There are leaders amongst us today who achieved their status by domineering, controlling and scheming how to use the organization’s resources and connections to their own advantage. For them, it’s not about serving their clients or employees or other benefactors. It’s about “what’s in it for me.” They falsely believe this makes them successful long term leaders. The truth? It’s a short term fix, with long term consequences. Career derailment is inevitable.

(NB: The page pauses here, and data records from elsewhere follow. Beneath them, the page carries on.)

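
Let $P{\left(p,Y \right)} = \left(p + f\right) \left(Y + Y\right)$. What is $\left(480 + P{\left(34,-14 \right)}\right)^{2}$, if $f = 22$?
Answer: $1183744$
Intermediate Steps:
$P{\left(p,Y \right)} = 2 Y \left(22 + p\right)$ ($P{\left(p,Y \right)} = \left(p + 22\right) \left(Y + Y\right) = \left(22 + p\right) 2 Y = 2 Y \left(22 + p\right)$)
$\left(480 + P{\left(34,-14 \right)}\right)^{2} = \left(480 + 2 \left(-14\right) \left(22 + 34\right)\right)^{2} = \left(480 + 2 \left(-14\right) 56\right)^{2} = \left(480 - 1568\right)^{2} = \left(-1088\right)^{2} = 1183744$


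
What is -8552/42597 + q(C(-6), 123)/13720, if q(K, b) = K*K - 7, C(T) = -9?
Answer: -57090631/292215420 ≈ -0.19537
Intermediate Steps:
q(K, b) = -7 + K**2 (q(K, b) = K**2 - 7 = -7 + K**2)
-8552/42597 + q(C(-6), 123)/13720 = -8552/42597 + (-7 + (-9)**2)/13720 = -8552*1/42597 + (-7 + 81)*(1/13720) = -8552/42597 + 74*(1/13720) = -8552/42597 + 37/6860 = -57090631/292215420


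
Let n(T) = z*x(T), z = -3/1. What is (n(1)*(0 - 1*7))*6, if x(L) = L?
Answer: 126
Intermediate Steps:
z = -3 (z = -3*1 = -3)
n(T) = -3*T
(n(1)*(0 - 1*7))*6 = ((-3*1)*(0 - 1*7))*6 = -3*(0 - 7)*6 = -3*(-7)*6 = 21*6 = 126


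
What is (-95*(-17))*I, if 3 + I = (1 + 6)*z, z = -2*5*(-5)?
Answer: 560405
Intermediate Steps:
z = 50 (z = -10*(-5) = 50)
I = 347 (I = -3 + (1 + 6)*50 = -3 + 7*50 = -3 + 350 = 347)
(-95*(-17))*I = -95*(-17)*347 = 1615*347 = 560405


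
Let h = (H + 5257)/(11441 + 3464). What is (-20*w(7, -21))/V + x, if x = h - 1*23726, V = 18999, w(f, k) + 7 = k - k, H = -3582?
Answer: -1343739404789/56636019 ≈ -23726.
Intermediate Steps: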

Want to learn how to be a good long-term leader? Want to possess skills and attitudes that consistently work? First and foremost, hire a business advisor to help you see what you’ve been unwilling to see about yourself. To do what you’ve been unwilling to do. Remember, long term executive savvy requires a higher quality of leadership competencies and expertise.
1 – Straight talk. Attempting to out-talk or manipulate people into thinking the way you do is not the mark of a true leader. Listen to others’ ideas and build upon them. Understand there is always more than one way to achieve the required results.
2 – Goals. Set true and compelling goals on behalf of the company. This is different than focusing on your own personal financial or professional gains. One Regional Manager wanted his people to get out there and sell so he could purchase his dream sailboat. Needless to say, this manager’s self-serving attitude permeated the team and discouraged them from playing full-out. Their buy-in was to achieve the company’s sales goals, not rack up big boy toys for him. His career as a sales manager sunk. Be prepared to understand and communicate what is in it for your team. Focus 100% on your employees winning. You are only as successful as your people!
3 – Elicit the best in others. Lying, playing people against each other, and using punitive threats to get your way or achieve goals does not bode well in the long run, although it may appear to provide needed short term gains. This type of leadership style creates havoc, litigation and bad will with internal and external clients. Learn how to manage people or hire someone else to do it for you. Learn to talk straight and tell the truth appropriately. It will make a difference in people wanting to work with you. It will build your career as a leader.